Quando olhamos para os inúmeros escândalos, percebemos que a importância atribuída pela mídia muda dependendo de quem é o foco das investigações. O esquema de corrupção na Petrobras, por exemplo, foi abordado durante anos, enquanto outros foram caindo na vala da impunidade e do esquecimento.

Esse foi o caso da "Operação Zelotes", de 2015, que investigava um esquema de sonegação de impostos no Conselho Administrativo de Recursos Fiscais (Carf). Alguns estimam que os valores envolvidos talvez alcancem cifras maiores do que outros escândalos e na lista de suspeitos estão grandes bancos e empresas.

Também é importante citar a lista das contas polpudas e não declaradas no HSBC da Suíça e o uso de empresas conhecidas como "offshores" para movimentar seus recursos. Considerando as contas com saldos acima de US$ 50 milhões, estamos falando de algo em torno de US$ 2 bilhões em apenas dois anos.

Um ex-conselheiro do Carf disse que apenas os pequenos devedores pagam ao órgão. Os da lista do HSBC (e de outros bancos) dizem que sonegam porque os impostos não são transformados em bons serviços públicos. As empreiteiras dizem que só pagam propina para poder executar as obras. Ou seja, cada um usa a desculpa que lhe convém. Depois, todos vão ao templo de sua fé e juram amor ao seu Deus. Santa hipocrisia.

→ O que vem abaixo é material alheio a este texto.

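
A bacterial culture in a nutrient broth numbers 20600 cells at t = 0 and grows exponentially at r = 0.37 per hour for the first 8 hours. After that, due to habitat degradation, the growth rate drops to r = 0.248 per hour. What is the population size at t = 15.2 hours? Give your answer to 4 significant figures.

Phase 1: N(8) = 20600·e^(0.37×8) = 20600·e^2.96 = 397538.
Phase 2 runs for 15.2 − 8 = 7.2 hours at r = 0.248.
N(15.2) = 397538·e^(0.248×7.2) = 397538·e^1.786 = 2.370583×10^6.

2371000 cells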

Não podemos deixar de citar os grandes devedores da Previdência Social, que devem quase três vezes o valor do déficit no INSS, como a JBS e a Caixa. Entre os cinco maiores estão três empresas já falidas: Varig, Vasp e Bancesa, banco cearense. E no final, os donos do capital é que patrocinam os políticos que fazem a reforma da previdência encurtando nossos direitos.

Afonso Pola é sociólogo e professor.